Шарль протянул мадам Иоланде бумагу, которую он взял со стола, и та, ещё даже не взяв в руки, сразу узнала своё письмо к Филиппу Бургундскому.
- Там не о Жанне,  - сказала она, еле сдерживая гнев.
- Тем хуже, - в тон ей заметил Шарль. - Я ведь, кажется, говорил уже, что слышать не хочу ни о каких Девах, будь они, хоть трижды святыми! И просил вас, матушка, ПРОСИЛ уничтожить все следы этого дела. Но, видимо, тогда мои просьбы ещё не звучали для вас приказом.
Письмо висело между ними в протянутой руке короля. Мадам Иоланда медленно взяла его и, опуская руку, так же медленно скомкала плотный лист в кулаке.

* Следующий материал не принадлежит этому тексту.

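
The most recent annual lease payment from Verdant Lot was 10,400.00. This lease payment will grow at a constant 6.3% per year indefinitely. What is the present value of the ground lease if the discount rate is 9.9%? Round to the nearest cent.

D₁ = D₀ × (1 + g) = 10,400.00 × 1.063 = 11,055.2000
Growing perpetuity: P = D₁ / (r − g) = 11,055.2000 / (0.099 − 0.063) = 307,088.89

307088.89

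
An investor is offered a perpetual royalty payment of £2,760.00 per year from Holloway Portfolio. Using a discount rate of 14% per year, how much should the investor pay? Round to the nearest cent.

Level perpetuity: PV = C / r = £2,760.00 / 0.14 = £19,714.29

£19714.29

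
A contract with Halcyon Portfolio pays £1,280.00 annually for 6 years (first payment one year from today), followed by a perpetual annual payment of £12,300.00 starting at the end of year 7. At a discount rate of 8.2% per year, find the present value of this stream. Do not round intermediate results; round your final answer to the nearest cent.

PV of 6-year annuity: £1,280.00 × [1 − (1+0.082)^−6] / 0.082 = 5881.55471
Perpetuity value at year 6: £12,300.00 / 0.082 = 150000.00000
PV of perpetuity: 150000.00000 / (1+0.082)^6 = 93481.93523
Total PV = 5881.55471 + 93481.93523 = 99363.48994

£99363.49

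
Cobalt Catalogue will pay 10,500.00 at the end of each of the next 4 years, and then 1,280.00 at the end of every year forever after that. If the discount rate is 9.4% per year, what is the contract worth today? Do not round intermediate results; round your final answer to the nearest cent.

43226.85

PV of 4-year annuity: 10,500.00 × [1 − (1+0.094)^−4] / 0.094 = 33720.52482
Perpetuity value at year 4: 1,280.00 / 0.094 = 13617.02128
PV of perpetuity: 13617.02128 / (1+0.094)^4 = 9506.32873
Total PV = 33720.52482 + 9506.32873 = 43226.85354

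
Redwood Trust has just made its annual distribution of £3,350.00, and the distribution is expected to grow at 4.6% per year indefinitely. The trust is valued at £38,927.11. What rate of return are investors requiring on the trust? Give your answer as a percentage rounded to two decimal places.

13.60%

D₁ = £3,350.00 × 1.046 = £3,504.1000
P = D₁/(r − g) ⇒ r = D₁/P + g = £3,504.1000/£38,927.11 + 0.046 = 0.090017 + 0.046 = 0.136017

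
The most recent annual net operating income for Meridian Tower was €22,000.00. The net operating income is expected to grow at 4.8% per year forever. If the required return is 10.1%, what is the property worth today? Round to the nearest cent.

D₁ = D₀ × (1 + g) = €22,000.00 × 1.048 = €23,056.0000
Growing perpetuity: P = D₁ / (r − g) = €23,056.0000 / (0.101 − 0.048) = €435,018.87

€435018.87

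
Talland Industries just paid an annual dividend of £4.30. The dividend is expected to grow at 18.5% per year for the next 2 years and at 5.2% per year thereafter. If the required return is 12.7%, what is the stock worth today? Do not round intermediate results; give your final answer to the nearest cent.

£75.96

D_1 = 5.09550
D_2 = 6.03817
Terminal value at year 2: TV = D_2×(1+g_2)/(r−g_2) = 6.35215/0.075 = 84.69536
P_0 = D_1/(1+r)^1 + D_2/(1+r)^2 + TV/(1+r)^2
    = 4.52130 + 4.75398 + 66.68249 = 75.95776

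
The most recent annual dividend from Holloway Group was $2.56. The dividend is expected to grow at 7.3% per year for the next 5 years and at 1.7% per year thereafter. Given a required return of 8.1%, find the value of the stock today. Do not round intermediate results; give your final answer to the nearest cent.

D_1 = 2.74688
D_2 = 2.94740
D_3 = 3.16256
D_4 = 3.39343
D_5 = 3.64115
Terminal value at year 5: TV = D_5×(1+g_2)/(r−g_2) = 3.70305/0.064 = 57.86015
P_0 = D_1/(1+r)^1 + D_2/(1+r)^2 + D_3/(1+r)^3 + D_4/(1+r)^4 + D_5/(1+r)^5 + TV/(1+r)^5
    = 2.54105 + 2.52225 + 2.50358 + 2.48506 + 2.46666 + 39.19684 = 51.71545

$51.72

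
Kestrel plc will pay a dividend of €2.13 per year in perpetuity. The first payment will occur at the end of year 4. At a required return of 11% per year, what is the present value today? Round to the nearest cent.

€14.16

Value at end of year 3: C / r = €2.13 / 0.11 = €19.3636
Discount to today: PV = €19.3636 / (1 + 0.11)^3 = €19.3636 / 1.367631 = €14.16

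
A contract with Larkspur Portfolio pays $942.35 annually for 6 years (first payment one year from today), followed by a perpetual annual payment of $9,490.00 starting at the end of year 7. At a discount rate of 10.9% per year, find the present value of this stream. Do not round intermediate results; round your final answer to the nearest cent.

$50798.65

PV of 6-year annuity: $942.35 × [1 − (1+0.109)^−6] / 0.109 = 3998.15831
Perpetuity value at year 6: $9,490.00 / 0.109 = 87064.22018
PV of perpetuity: 87064.22018 / (1+0.109)^6 = 46800.49403
Total PV = 3998.15831 + 46800.49403 = 50798.65234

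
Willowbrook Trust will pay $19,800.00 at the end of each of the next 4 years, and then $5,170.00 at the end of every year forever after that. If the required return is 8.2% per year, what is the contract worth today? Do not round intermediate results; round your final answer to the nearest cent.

$111290.26

PV of 4-year annuity: $19,800.00 × [1 − (1+0.082)^−4] / 0.082 = 65289.22001
Perpetuity value at year 4: $5,170.00 / 0.082 = 63048.78049
PV of perpetuity: 63048.78049 / (1+0.082)^4 = 46001.03971
Total PV = 65289.22001 + 46001.03971 = 111290.25972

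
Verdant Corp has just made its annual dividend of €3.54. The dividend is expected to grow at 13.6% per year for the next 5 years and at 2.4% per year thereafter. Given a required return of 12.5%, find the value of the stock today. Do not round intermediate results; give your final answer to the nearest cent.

€55.91

D_1 = 4.02144
D_2 = 4.56836
D_3 = 5.18965
D_4 = 5.89544
D_5 = 6.69723
Terminal value at year 5: TV = D_5×(1+g_2)/(r−g_2) = 6.85796/0.101 = 67.90058
P_0 = D_1/(1+r)^1 + D_2/(1+r)^2 + D_3/(1+r)^3 + D_4/(1+r)^4 + D_5/(1+r)^5 + TV/(1+r)^5
    = 3.57461 + 3.60957 + 3.64486 + 3.68050 + 3.71648 + 37.68000 = 55.90602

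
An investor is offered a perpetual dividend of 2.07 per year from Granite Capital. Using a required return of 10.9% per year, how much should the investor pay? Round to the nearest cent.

18.99

Level perpetuity: PV = C / r = 2.07 / 0.109 = 18.99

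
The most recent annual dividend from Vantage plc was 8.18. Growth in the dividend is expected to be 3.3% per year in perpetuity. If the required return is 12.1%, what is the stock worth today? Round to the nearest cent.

D₁ = D₀ × (1 + g) = 8.18 × 1.033 = 8.4499
Growing perpetuity: P = D₁ / (r − g) = 8.4499 / (0.121 − 0.033) = 96.02

96.02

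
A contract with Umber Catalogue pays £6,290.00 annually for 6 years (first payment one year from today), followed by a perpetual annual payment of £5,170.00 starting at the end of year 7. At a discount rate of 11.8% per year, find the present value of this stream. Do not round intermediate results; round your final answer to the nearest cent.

£48444.54

PV of 6-year annuity: £6,290.00 × [1 − (1+0.118)^−6] / 0.118 = 26007.90265
Perpetuity value at year 6: £5,170.00 / 0.118 = 43813.55932
PV of perpetuity: 43813.55932 / (1+0.118)^6 = 22436.63457
Total PV = 26007.90265 + 22436.63457 = 48444.53722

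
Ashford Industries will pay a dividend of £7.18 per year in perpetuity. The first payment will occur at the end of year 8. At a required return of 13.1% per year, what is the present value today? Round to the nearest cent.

£23.15

Value at end of year 7: C / r = £7.18 / 0.131 = £54.8092
Discount to today: PV = £54.8092 / (1 + 0.131)^7 = £54.8092 / 2.367218 = £23.15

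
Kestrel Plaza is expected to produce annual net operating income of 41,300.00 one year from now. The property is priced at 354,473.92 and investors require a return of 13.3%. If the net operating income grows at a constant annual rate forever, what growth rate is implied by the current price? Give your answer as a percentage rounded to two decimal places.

1.65%

P = D₁/(r−g) ⇒ g = r − D₁/P = 0.133 − 41,300.00/354,473.92 = 0.016489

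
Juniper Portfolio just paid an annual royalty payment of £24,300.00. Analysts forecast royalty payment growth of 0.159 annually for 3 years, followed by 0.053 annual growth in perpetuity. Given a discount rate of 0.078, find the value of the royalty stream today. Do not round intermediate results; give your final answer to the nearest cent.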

Из-под пальцев посыпались обломки печати.
- Моё письмо было перехвачено, или это Филипп вам прислал?
- Ни то, ни другое, - холодно ответил Шарль, тоном давая понять, что бОльшего не скажет.
«Значит, купили секретаря», - подумала герцогиня. - «Жаль... жаль»

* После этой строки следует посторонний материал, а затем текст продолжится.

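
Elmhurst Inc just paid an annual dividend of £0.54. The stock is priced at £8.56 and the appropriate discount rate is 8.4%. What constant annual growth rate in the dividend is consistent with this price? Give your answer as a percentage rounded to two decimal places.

P = D₀(1+g)/(r−g) ⇒ P(r−g) = D₀(1+g) ⇒ g(P+D₀) = P·r − D₀
g = (P·r − D₀)/(P + D₀) = (£8.56×0.084 − £0.54) / (£8.56 + £0.54) = 0.019675

1.97%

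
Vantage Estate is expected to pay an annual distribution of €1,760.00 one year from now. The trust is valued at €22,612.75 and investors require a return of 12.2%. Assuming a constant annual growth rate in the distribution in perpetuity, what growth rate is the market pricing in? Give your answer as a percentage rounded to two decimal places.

4.42%

P = D₁/(r−g) ⇒ g = r − D₁/P = 0.122 − €1,760.00/€22,612.75 = 0.044168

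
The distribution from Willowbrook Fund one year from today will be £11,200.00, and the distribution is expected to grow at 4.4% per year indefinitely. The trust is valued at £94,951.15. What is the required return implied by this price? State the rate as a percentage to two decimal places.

16.20%

P = D₁/(r − g) ⇒ r = D₁/P + g = £11,200.0000/£94,951.15 + 0.044 = 0.117955 + 0.044 = 0.161955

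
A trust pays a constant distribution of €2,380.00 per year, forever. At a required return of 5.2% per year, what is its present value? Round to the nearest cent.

Level perpetuity: PV = C / r = €2,380.00 / 0.052 = €45,769.23

€45769.23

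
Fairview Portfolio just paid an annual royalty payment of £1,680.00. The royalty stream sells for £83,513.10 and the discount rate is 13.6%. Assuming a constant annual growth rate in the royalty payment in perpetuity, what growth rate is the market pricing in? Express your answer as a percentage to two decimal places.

P = D₀(1+g)/(r−g) ⇒ P(r−g) = D₀(1+g) ⇒ g(P+D₀) = P·r − D₀
g = (P·r − D₀)/(P + D₀) = (£83,513.10×0.136 − £1,680.00) / (£83,513.10 + £1,680.00) = 0.113598

11.36%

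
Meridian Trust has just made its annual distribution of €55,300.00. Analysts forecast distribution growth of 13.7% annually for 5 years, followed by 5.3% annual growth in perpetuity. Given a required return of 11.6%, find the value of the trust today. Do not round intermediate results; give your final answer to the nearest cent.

€1307104.76

D_1 = 62876.10000
D_2 = 71490.12570
D_3 = 81284.27292
D_4 = 92420.21831
D_5 = 105081.78822
Terminal value at year 5: TV = D_5×(1+g_2)/(r−g_2) = 110651.12300/0.063 = 1756367.03167
P_0 = D_1/(1+r)^1 + D_2/(1+r)^2 + D_3/(1+r)^3 + D_4/(1+r)^4 + D_5/(1+r)^5 + TV/(1+r)^5
    = 56340.59140 + 57400.76382 + 58480.88572 + 59581.33249 + 60702.48660 + 1014598.70454 = 1307104.76456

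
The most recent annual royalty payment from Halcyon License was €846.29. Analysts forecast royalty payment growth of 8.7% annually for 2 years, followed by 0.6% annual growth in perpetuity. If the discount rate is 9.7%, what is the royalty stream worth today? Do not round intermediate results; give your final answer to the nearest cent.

€10855.40

D_1 = 919.91723
D_2 = 999.95003
Terminal value at year 2: TV = D_2×(1+g_2)/(r−g_2) = 1005.94973/0.091 = 11054.39263
P_0 = D_1/(1+r)^1 + D_2/(1+r)^2 + TV/(1+r)^2
    = 838.57541 + 830.93115 + 9185.89825 = 10855.40482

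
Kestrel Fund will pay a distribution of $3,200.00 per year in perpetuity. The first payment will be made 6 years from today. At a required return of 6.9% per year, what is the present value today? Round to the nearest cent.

Value at end of year 5: C / r = $3,200.00 / 0.069 = $46,376.8116
Discount to today: PV = $46,376.8116 / (1 + 0.069)^5 = $46,376.8116 / 1.396010 = $33,220.97

$33220.97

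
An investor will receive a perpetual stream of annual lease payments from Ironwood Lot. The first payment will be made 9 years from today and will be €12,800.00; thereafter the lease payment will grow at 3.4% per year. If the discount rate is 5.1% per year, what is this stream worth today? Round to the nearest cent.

Value at end of year 8: C₁ / (r − g) = €12,800.00 / (0.051 − 0.034) = €752,941.1765
Discount to today: PV = €752,941.1765 / (1 + 0.051)^8 = €752,941.1765 / 1.488750 = €505,753.99

€505753.99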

- Филипп это не читал, - продолжил, между тем, Шарль. - и, надеюсь, не прочтёт. Но девчонка, из-за которой вы так переживаете - у него. Говорят, он совсем помешался и не желает продавать её, как было договорено.
Мадам Иоланда истово перекрестилась. Но тут до неё дошёл смысл последних слов Шарля, и рука герцогини повисла в воздухе.
- Договорено?!
- А как же, матушка. Кто-то ведь должен умереть за мою, так называемую сестру.
Мадам Иоланде показалось, что в воздухе что-то лопнуло, и она на мгновение оглохла — настолько безмолвным стало вдруг всё в этой комнате.
- Эту девочку нельзя убивать, Шарль!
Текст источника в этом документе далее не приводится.